I found 2 regular rams horn snails after adding new plants to my community aquarium, I've found probably 6 more but I've noticed something! Some of the rams have pink bodies! Not just a pink tinge but almost neon pink! They are rather pretty and I don't mind the little invaders lol

I also have a bunch of unidentified snails I've had them since I started my community in a 10g tank 4 years ago does a know what they are? I recently had a population explosion of them and they are everywhere


----------



## NickAu (Sep 28, 2015)

They look like pond/bladder snails, Harmless and if you crush them in the tank most fish find them tasty.

And yes Ranshorn snails can be quite beautiful.


----------



## MysticSky22301 (Apr 16, 2016)

I don't mind them the population should drop off after a while because my corys like to eat the babies they do a decent job cleaning things up but if I get too many I drop them in with my goldfish 

I didn't know they came in other colors so I was surprised I might move 2 pink ones to my Betta sorority just to see if I can get more


----------



## NickAu (Sep 28, 2015)

Have a look at this.
https://www.google.com.au/search?q=...SoSCacPcS4XMqXSEVKreBoqlyi9&q=ramshorn snails


----------



## MysticSky22301 (Apr 16, 2016)

That's cool I want some of the blue ones o.o


----------



## NickAu (Sep 28, 2015)

MysticSky22301 said:


> That's cool I want some of the blue ones o.o


Looks like I converted another member to snail keeping, snails are cool pets look great easy to keep and beneficial to any tank. 

Wait till you get into " exotic " snails, I paid $160 AUD for 2 snails.

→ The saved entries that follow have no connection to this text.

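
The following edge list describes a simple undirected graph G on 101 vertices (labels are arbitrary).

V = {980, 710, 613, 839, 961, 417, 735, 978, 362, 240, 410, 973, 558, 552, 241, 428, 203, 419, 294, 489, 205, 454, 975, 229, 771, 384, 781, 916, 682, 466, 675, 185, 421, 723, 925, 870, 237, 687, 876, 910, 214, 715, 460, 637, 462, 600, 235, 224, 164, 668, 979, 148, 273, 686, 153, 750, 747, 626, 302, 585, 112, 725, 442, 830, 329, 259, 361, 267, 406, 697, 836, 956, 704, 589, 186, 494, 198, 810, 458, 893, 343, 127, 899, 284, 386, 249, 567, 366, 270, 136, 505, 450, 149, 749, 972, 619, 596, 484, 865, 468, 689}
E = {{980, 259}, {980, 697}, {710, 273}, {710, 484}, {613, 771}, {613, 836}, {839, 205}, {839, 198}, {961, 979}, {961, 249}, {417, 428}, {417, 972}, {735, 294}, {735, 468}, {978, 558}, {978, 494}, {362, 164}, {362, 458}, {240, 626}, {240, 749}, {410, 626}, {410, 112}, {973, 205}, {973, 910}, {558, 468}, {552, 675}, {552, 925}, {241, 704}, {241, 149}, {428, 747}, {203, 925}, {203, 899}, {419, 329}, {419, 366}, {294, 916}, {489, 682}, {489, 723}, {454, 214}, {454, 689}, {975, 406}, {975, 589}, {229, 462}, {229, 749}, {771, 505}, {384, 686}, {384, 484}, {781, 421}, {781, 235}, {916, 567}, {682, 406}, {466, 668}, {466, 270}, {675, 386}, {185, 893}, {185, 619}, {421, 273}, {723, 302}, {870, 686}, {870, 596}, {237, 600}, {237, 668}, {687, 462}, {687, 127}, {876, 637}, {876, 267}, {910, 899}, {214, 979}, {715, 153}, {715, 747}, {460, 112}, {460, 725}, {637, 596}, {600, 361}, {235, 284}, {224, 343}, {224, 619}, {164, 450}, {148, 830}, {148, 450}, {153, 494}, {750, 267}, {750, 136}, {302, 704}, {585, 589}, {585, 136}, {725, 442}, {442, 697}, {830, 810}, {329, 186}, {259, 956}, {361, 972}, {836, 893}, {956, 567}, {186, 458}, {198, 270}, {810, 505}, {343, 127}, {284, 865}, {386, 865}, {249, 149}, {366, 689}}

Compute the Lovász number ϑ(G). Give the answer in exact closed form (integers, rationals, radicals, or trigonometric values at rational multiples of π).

Vertex 978 has 2 neighbors: 558, 494.
N(466) = {668, 270}, |N(466)| = 2.
deg(458) = 2; N(458) = {362, 186}.
N(136) = {750, 585}, |N(136)| = 2.
101-vertex 2-regular graph: this is C_{101}, the 101-cycle.
spec(A) ≈ [2.0, 1.99613, 1.98454, 1.96527, 1.9384, 1.90403, 1.86229, 1.81335, 1.75739, 1.69463, 1.62532, 1.54971, 1.46812, 1.38084, 1.28822, 1.19062, 1.08841, 0.98199, 0.87177, 0.75818, 0.64165, 0.52264, 0.40161, 0.27903, 0.15537, 0.0311, -0.09328, -0.2173, -0.34049, -0.46235, -0.58243, -0.70025, -0.81537, -0.92733, -1.0357, -1.14006, -1.24002, -1.33518, -1.42517, -1.50965, -1.58828, -1.66078, -1.72684, -1.78623, -1.83871, -1.88407, -1.92214, -1.95278, -1.97586, -1.9913, -1.99903] (distinct, 5 d.p.).
With N=101: ϑ(G) = 101·(-(-1)*2*cos(pi/101))/(2−(-2*cos(pi/101))) = 101*cos(pi/101)/(cos(pi/101) + 1).
ϑ(G) ≈ 50.4878.
50 ≤ 101*cos(pi/101)/(cos(pi/101) + 1) ≤ 51: both strict.

101*cos(pi/101)/(cos(pi/101) + 1)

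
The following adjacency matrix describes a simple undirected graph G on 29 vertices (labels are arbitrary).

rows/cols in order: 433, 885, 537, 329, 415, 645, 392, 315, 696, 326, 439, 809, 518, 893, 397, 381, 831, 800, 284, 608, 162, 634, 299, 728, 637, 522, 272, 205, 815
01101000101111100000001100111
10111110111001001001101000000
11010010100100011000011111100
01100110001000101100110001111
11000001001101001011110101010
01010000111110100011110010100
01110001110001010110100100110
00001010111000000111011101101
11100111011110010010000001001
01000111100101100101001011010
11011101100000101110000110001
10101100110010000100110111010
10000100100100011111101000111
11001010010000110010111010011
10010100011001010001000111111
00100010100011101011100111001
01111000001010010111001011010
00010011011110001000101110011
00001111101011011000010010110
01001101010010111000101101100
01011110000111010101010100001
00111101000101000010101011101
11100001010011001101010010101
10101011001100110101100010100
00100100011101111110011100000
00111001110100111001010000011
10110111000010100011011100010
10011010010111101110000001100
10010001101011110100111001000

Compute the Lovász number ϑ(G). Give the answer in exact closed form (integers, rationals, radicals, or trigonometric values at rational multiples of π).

sqrt(29)

deg(637) = 14; N(637) = {537, 645, 326, 439, 809, 893, 397, 381, 831, 800, 284, 634, 299, 728}.
deg(728) = 14; N(728) = {433, 537, 415, 392, 315, 439, 809, 397, 381, 800, 608, 162, 637, 272}.
Vertex 329 has 14 neighbors: 885, 537, 645, 392, 439, 397, 831, 800, 162, 634, 522, 272, 205, 815.
Vertex 537 has 14 neighbors: 433, 885, 329, 392, 696, 809, 381, 831, 634, 299, 728, 637, 522, 272.
Regular of degree 14 on 29 vertices: strongly regular (29,14,6,7).
spec(A) ≈ [14.0, 2.19258, -3.19258] (distinct, 5 d.p.).
Lovász (edge-transitive): ϑ = −29·(-sqrt(29)/2 - 1/2)/((14)−(-sqrt(29)/2 - 1/2)) = sqrt(29).
≈ 5.3852 (to 4 d.p.).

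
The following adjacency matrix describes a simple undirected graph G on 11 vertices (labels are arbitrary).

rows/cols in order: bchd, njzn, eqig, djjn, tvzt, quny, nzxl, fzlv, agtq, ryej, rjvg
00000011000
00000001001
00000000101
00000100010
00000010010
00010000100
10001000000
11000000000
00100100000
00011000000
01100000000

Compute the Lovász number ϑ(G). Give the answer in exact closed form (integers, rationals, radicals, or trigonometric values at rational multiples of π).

11*cos(pi/11)/(cos(pi/11) + 1)

deg(djjn) = 2; N(djjn) = {quny, ryej}.
Vertex bchd has 2 neighbors: nzxl, fzlv.
deg(eqig) = 2; N(eqig) = {agtq, rjvg}.
Vertex nzxl has 2 neighbors: bchd, tvzt.
Every vertex has degree 2 (N=11); a single 11-cycle (edge-transitive).
A has 6 distinct eigenvalues ≈ [2.0, 1.682507, 0.83083, -0.28463, -1.309721, -1.918986].
−11·(-2*cos(pi/11)) / ((2)−(-2*cos(pi/11))) = 11*cos(pi/11)/(cos(pi/11) + 1) = ϑ(G).
≈ 5.38630291 (to 8 d.p.).
5 ≤ 11*cos(pi/11)/(cos(pi/11) + 1) ≤ 6: both strict.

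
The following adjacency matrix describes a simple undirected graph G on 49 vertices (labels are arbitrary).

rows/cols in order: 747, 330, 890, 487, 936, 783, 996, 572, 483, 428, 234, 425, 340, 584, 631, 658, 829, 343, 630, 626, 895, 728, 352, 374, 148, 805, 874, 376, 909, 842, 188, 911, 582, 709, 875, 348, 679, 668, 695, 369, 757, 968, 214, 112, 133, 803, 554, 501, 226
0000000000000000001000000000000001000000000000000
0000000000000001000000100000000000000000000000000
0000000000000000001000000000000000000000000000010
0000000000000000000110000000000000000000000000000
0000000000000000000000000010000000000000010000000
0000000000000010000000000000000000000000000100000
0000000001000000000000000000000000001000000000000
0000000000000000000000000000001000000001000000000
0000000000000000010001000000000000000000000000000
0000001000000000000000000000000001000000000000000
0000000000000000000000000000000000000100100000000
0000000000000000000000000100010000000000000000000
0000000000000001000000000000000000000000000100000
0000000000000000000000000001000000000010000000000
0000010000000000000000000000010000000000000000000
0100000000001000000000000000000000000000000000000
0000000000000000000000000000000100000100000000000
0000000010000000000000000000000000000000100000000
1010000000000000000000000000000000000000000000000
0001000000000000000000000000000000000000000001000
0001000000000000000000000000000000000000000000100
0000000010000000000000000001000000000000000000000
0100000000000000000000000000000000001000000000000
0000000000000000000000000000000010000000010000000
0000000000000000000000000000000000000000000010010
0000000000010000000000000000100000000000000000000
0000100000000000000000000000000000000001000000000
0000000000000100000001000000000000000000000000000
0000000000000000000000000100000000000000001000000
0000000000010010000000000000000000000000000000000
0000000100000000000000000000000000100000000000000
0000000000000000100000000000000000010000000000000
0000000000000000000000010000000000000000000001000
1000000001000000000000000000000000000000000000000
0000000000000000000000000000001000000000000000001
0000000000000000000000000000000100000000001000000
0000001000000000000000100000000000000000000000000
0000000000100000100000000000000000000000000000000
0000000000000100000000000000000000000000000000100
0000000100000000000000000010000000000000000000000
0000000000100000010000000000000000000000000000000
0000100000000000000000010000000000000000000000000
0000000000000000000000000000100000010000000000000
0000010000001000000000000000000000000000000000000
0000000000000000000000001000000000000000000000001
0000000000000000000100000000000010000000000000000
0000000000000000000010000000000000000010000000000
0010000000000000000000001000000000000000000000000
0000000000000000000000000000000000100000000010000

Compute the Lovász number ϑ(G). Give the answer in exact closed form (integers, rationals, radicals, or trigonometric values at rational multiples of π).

49*cos(pi/49)/(cos(pi/49) + 1)

Vertex 330 has 2 neighbors: 658, 352.
N(188) = {572, 875}, |N(188)| = 2.
N(805) = {425, 909}, |N(805)| = 2.
Vertex 376 has 2 neighbors: 584, 728.
2-regular, N=49; connected 2-regular on 49 ⇒ C_{49}.
spec(A) ≈ [2.0, 1.98358, 1.93459, 1.85383, 1.74264, 1.60283, 1.4367, 1.24698, 1.03679, 0.80957, 0.56906, 0.3192, 0.0641, -0.19205, -0.44504, -0.69073, -0.92508, -1.14423, -1.3446, -1.52289, -1.67618, -1.80194, -1.89811, -1.96312, -1.99589] (distinct, 5 d.p.).
λ_max=2, λ_min=-2*cos(pi/49); ϑ = −49·λ_min/(λ_max−λ_min) = 49*cos(pi/49)/(cos(pi/49) + 1).
≈ 24.4748052 (to 7 d.p.).
α=24, χ(Ḡ)=25; ϑ=49*cos(pi/49)/(cos(pi/49) + 1) lies between (both strict).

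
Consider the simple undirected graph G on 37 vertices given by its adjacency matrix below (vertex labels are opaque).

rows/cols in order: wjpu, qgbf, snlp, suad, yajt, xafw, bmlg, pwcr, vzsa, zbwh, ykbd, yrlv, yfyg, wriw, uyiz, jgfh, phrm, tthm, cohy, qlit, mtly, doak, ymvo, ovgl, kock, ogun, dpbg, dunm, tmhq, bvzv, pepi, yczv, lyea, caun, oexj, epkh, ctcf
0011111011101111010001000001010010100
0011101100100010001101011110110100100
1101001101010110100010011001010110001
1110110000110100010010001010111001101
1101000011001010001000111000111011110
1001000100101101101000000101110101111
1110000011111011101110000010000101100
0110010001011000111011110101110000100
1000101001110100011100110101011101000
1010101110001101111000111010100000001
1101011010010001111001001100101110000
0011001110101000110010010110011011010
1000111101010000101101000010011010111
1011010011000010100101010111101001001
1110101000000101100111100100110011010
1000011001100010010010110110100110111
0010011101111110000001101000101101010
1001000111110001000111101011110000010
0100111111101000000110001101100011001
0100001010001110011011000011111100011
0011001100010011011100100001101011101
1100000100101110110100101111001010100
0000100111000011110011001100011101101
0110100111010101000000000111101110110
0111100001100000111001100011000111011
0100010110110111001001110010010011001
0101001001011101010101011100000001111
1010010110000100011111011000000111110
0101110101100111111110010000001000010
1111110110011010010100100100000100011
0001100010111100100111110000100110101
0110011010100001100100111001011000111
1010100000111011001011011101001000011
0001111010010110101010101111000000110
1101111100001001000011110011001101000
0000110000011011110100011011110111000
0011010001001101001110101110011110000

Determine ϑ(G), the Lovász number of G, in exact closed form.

deg(yfyg) = 18; N(yfyg) = {wjpu, yajt, xafw, bmlg, pwcr, zbwh, yrlv, phrm, cohy, qlit, doak, dpbg, bvzv, pepi, lyea, oexj, epkh, ctcf}.
deg(zbwh) = 18; N(zbwh) = {wjpu, snlp, yajt, bmlg, pwcr, vzsa, yfyg, wriw, jgfh, phrm, tthm, cohy, ymvo, ovgl, kock, dpbg, tmhq, ctcf}.
Vertex jgfh has 18 neighbors: wjpu, xafw, bmlg, zbwh, ykbd, uyiz, tthm, mtly, ymvo, ovgl, ogun, dpbg, tmhq, yczv, lyea, oexj, epkh, ctcf.
N(ykbd) = {wjpu, qgbf, suad, xafw, bmlg, vzsa, yrlv, jgfh, phrm, tthm, cohy, doak, kock, ogun, tmhq, pepi, yczv, lyea}, |N(ykbd)| = 18.
18-regular, N=37; strongly regular (37,18,8,9).
The 3 distinct eigenvalues: [18.0, 2.5414, -3.5414].
With N=37: ϑ(G) = 37·(-(-sqrt(37)/2 - 1/2))/(18−(-sqrt(37)/2 - 1/2)) = sqrt(37).
= 6.082763… (decimal).

sqrt(37)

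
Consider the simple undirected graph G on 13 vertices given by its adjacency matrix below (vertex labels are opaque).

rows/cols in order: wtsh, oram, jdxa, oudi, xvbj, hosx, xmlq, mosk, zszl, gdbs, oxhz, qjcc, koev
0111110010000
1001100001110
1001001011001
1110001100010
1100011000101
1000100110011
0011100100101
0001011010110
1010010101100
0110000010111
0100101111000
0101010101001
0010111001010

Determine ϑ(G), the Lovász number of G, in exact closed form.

sqrt(13)

deg(oudi) = 6; N(oudi) = {wtsh, oram, jdxa, xmlq, mosk, qjcc}.
Vertex zszl has 6 neighbors: wtsh, jdxa, hosx, mosk, gdbs, oxhz.
deg(oxhz) = 6; N(oxhz) = {oram, xvbj, xmlq, mosk, zszl, gdbs}.
deg(koev) = 6; N(koev) = {jdxa, xvbj, hosx, xmlq, gdbs, qjcc}.
13-vertex 6-regular graph: strongly regular (13,6,2,3).
A has 3 distinct eigenvalues ≈ [6.0, 1.3028, -2.3028].
Lovász: ϑ = −13(-sqrt(13)/2 - 1/2)/(6+-(-sqrt(13)/2 - 1/2)) = sqrt(13).
= 3.605551… (decimal).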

Did you know Pomacea maculata can get as big as 15 cm/6 inch diameter? And can live for up to 10 years?

Image NOT my work


----------



## MysticSky22301 (Apr 16, 2016)

Wow that's a big snail!


----------



## NickAu (Sep 28, 2015)

Useless fact

You can actually eat Apple snails
*Eating apple snails - The Apple Snail*



I guess the 1 in the photo I posted would easily feed a family of 6.


----------



## MysticSky22301 (Apr 16, 2016)

That's a lot of work if they are small but a few big snails would be worth it 

PS it's storming here


----------